TP-MDDN: Task-Preferenced Multi-Demand-Driven Navigation with Autonomous Decision-Making
Shanshan Li, Da Huang, Yu He, Yanwei Fu, Yu-Gang Jiang, Xiangyang Xue
TL;DR
The paper tackles long-horizon navigation tasks with multiple needs by introducing Tasked-Preferenced Multi-Demand-Driven Navigation (TP-MDDN) and a memory-rich embodied AI framework. It proposes the Autonomous Decision-Making World Model System (AWMSystem) consisting of BreakLLM, LocateLLM, and StatusMLLM, paired with the Multidimensional Accumulated Semantic Map (MASMap) and a Dual-Tempo Action Generator to balance deep reasoning with efficient control. Empirical results on AI2-THOR and ProcTHOR show that the approach achieves superior perception accuracy and navigation robustness compared to state-of-the-art baselines, while maintaining reasonable inference times.
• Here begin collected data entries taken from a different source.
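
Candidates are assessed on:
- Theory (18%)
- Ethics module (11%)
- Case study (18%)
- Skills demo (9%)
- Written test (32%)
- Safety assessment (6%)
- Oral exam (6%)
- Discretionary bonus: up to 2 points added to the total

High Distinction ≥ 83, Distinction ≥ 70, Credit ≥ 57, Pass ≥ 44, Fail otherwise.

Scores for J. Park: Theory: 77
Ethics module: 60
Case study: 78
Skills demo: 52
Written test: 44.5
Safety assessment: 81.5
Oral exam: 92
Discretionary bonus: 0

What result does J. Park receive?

Weighted total:
  Theory 77 × 0.18 = 13.86
  Ethics module 60 × 0.11 = 6.6
  Case study 78 × 0.18 = 14.04
  Skills demo 52 × 0.09 = 4.68
  Written test 44.5 × 0.32 = 14.24
  Safety assessment 81.5 × 0.06 = 4.89
  Oral exam 92 × 0.06 = 5.52
Sum = 63.83
Discretionary bonus: 63.83 + 0 = 63.83
63.83 is ≥ 57 and < 70 → Credit

Credit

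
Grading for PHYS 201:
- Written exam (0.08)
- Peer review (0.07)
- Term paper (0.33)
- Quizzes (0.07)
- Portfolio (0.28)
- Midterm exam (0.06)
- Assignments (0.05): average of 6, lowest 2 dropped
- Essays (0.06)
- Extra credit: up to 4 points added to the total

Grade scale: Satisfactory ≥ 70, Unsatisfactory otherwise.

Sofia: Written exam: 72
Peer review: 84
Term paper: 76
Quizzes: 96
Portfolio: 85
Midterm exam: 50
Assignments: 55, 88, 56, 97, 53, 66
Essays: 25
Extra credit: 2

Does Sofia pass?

Assignments: drop 53, 55 → average of remaining 4 = 307/4 = 76.75
Weighted total:
  Written exam 72 × 0.08 = 5.76
  Peer review 84 × 0.07 = 5.88
  Term paper 76 × 0.33 = 25.08
  Quizzes 96 × 0.07 = 6.72
  Portfolio 85 × 0.28 = 23.8
  Midterm exam 50 × 0.06 = 3
  Assignments 76.75 × 0.05 = 3.8375
  Essays 25 × 0.06 = 1.5
Sum = 75.5775
Extra credit: 75.5775 + 2 = 77.5775
77.5775 ≥ 70 → Satisfactory

Satisfactory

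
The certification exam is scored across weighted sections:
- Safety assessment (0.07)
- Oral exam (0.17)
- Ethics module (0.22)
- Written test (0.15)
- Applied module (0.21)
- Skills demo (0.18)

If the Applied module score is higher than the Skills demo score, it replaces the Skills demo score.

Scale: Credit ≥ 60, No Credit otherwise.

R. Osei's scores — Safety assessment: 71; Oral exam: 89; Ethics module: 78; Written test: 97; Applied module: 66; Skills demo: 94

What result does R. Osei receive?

Credit

Applied module (66) ≤ Skills demo (94), so Skills demo stays at 94.
Weighted total:
  Safety assessment 71 × 0.07 = 4.97
  Oral exam 89 × 0.17 = 15.13
  Ethics module 78 × 0.22 = 17.16
  Written test 97 × 0.15 = 14.55
  Applied module 66 × 0.21 = 13.86
  Skills demo 94 × 0.18 = 16.92
Sum = 82.59
82.59 ≥ 60 → Credit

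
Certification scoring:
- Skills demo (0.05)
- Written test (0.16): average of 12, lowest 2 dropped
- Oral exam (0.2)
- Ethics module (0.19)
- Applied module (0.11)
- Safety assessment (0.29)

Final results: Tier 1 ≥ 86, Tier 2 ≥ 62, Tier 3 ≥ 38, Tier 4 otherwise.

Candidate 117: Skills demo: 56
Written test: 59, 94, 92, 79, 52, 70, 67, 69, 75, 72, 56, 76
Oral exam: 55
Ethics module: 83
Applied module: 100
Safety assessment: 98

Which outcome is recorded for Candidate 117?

Written test: drop 52, 56 → average of remaining 10 = 753/10 = 75.3
Weighted total:
  Skills demo 56 × 0.05 = 2.8
  Written test 75.3 × 0.16 = 12.048
  Oral exam 55 × 0.2 = 11
  Ethics module 83 × 0.19 = 15.77
  Applied module 100 × 0.11 = 11
  Safety assessment 98 × 0.29 = 28.42
Sum = 81.038
81.038 is ≥ 62 and < 86 → Tier 2

Tier 2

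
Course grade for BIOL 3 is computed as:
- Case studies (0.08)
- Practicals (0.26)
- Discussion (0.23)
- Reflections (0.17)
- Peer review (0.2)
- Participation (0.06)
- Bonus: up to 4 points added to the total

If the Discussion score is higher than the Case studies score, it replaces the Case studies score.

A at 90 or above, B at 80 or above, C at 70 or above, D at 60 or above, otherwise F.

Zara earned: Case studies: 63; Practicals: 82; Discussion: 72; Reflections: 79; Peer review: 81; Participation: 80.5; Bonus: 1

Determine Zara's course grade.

Discussion (72) > Case studies (63), so Case studies counts as 72.
Weighted total:
  Case studies 72 × 0.08 = 5.76
  Practicals 82 × 0.26 = 21.32
  Discussion 72 × 0.23 = 16.56
  Reflections 79 × 0.17 = 13.43
  Peer review 81 × 0.2 = 16.2
  Participation 80.5 × 0.06 = 4.83
Sum = 78.1
Bonus: 78.1 + 1 = 79.1
79.1 is ≥ 70 and < 80 → C

C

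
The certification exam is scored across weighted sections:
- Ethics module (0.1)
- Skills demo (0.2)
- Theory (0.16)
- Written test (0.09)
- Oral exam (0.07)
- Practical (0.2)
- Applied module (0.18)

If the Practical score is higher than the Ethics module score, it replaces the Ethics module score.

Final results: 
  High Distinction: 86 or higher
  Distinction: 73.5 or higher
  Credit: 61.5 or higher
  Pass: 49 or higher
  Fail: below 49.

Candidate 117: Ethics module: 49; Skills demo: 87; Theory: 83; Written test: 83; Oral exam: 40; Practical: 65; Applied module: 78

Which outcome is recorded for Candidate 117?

Practical (65) > Ethics module (49), so Ethics module counts as 65.
Weighted total:
  Ethics module 65 × 0.1 = 6.5
  Skills demo 87 × 0.2 = 17.4
  Theory 83 × 0.16 = 13.28
  Written test 83 × 0.09 = 7.47
  Oral exam 40 × 0.07 = 2.8
  Practical 65 × 0.2 = 13
  Applied module 78 × 0.18 = 14.04
Sum = 74.49
74.49 is ≥ 73.5 and < 86 → Distinction

Distinction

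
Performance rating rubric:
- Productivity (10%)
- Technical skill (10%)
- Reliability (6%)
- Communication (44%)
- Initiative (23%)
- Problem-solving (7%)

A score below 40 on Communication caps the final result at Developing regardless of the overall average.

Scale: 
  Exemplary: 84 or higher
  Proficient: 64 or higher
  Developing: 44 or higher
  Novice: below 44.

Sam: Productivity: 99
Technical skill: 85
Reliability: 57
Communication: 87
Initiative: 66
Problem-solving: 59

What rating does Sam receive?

Communication score 87 ≥ 40: minimum met.
Weighted total:
  Productivity 99 × 0.1 = 9.9
  Technical skill 85 × 0.1 = 8.5
  Reliability 57 × 0.06 = 3.42
  Communication 87 × 0.44 = 38.28
  Initiative 66 × 0.23 = 15.18
  Problem-solving 59 × 0.07 = 4.13
Sum = 79.41
79.41 is ≥ 64 and < 84 → Proficient

Proficient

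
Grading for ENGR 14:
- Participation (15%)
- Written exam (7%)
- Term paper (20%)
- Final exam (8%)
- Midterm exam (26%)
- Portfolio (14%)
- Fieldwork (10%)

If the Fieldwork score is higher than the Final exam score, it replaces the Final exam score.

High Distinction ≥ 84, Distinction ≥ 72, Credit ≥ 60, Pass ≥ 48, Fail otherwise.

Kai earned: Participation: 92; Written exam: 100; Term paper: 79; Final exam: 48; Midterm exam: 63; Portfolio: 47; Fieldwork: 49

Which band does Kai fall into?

Fieldwork (49) > Final exam (48), so Final exam counts as 49.
Weighted total:
  Participation 92 × 0.15 = 13.8
  Written exam 100 × 0.07 = 7
  Term paper 79 × 0.2 = 15.8
  Final exam 49 × 0.08 = 3.92
  Midterm exam 63 × 0.26 = 16.38
  Portfolio 47 × 0.14 = 6.58
  Fieldwork 49 × 0.1 = 4.9
Sum = 68.38
68.38 is ≥ 60 and < 72 → Credit

Credit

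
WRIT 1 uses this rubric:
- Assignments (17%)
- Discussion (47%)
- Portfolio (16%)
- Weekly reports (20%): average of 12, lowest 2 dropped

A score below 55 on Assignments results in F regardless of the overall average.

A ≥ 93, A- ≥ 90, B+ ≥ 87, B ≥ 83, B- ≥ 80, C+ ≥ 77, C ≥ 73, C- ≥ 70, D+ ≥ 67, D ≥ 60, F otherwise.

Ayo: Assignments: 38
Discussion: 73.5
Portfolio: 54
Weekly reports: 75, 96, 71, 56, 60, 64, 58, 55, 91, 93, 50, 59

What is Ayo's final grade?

F

Weekly reports: drop 50, 55 → average of remaining 10 = 723/10 = 72.3
Assignments score 38 < 55: minimum not met.
Weighted total:
  Assignments 38 × 0.17 = 6.46
  Discussion 73.5 × 0.47 = 34.545
  Portfolio 54 × 0.16 = 8.64
  Weekly reports 72.3 × 0.2 = 14.46
Sum = 64.105
Because the Assignments minimum was not met, the result is F.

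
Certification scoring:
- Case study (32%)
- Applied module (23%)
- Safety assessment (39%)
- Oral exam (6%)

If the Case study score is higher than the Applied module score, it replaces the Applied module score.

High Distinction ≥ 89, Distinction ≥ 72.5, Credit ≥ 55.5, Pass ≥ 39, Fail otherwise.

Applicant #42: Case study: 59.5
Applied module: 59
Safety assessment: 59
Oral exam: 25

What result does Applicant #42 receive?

Case study (59.5) > Applied module (59), so Applied module counts as 59.5.
Weighted total:
  Case study 59.5 × 0.32 = 19.04
  Applied module 59.5 × 0.23 = 13.685
  Safety assessment 59 × 0.39 = 23.01
  Oral exam 25 × 0.06 = 1.5
Sum = 57.235
57.235 is ≥ 55.5 and < 72.5 → Credit

Credit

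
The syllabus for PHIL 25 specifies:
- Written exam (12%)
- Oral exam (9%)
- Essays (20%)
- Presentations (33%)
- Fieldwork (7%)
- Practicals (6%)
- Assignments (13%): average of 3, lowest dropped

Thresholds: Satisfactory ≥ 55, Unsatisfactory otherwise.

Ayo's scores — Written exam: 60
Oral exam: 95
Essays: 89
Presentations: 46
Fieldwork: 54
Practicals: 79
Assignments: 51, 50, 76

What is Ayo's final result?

Satisfactory

Assignments: drop 50 → average of remaining 2 = 127/2 = 63.5
Weighted total:
  Written exam 60 × 0.12 = 7.2
  Oral exam 95 × 0.09 = 8.55
  Essays 89 × 0.2 = 17.8
  Presentations 46 × 0.33 = 15.18
  Fieldwork 54 × 0.07 = 3.78
  Practicals 79 × 0.06 = 4.74
  Assignments 63.5 × 0.13 = 8.255
Sum = 65.505
65.505 ≥ 55 → Satisfactory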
This work enhances embodied AI by enabling explicit task preferences and multi-subtask planning without requiring end-to-end retraining, with practical implications for real-world service robots and virtual agents.
Abstract
In daily life, people often move through spaces to find objects that meet their needs, posing a key challenge in embodied AI. Traditional Demand-Driven Navigation (DDN) handles one need at a time but does not reflect the complexity of real-world tasks involving multiple needs and personal choices. To bridge this gap, we introduce Task-Preferenced Multi-Demand-Driven Navigation (TP-MDDN), a new benchmark for long-horizon navigation involving multiple sub-demands with explicit task preferences. To solve TP-MDDN, we propose AWMSystem, an autonomous decision-making system composed of three key modules: BreakLLM (instruction decomposition), LocateLLM (goal selection), and StatusMLLM (task monitoring). For spatial memory, we design MASMap, which combines 3D point cloud accumulation with 2D semantic mapping for accurate and efficient environmental understanding. Our Dual-Tempo action generation framework integrates zero-shot planning with policy-based fine control, and is further supported by an Adaptive Error Corrector that handles failure cases in real time. Experiments demonstrate that our approach outperforms state-of-the-art baselines in both perception accuracy and navigation robustness.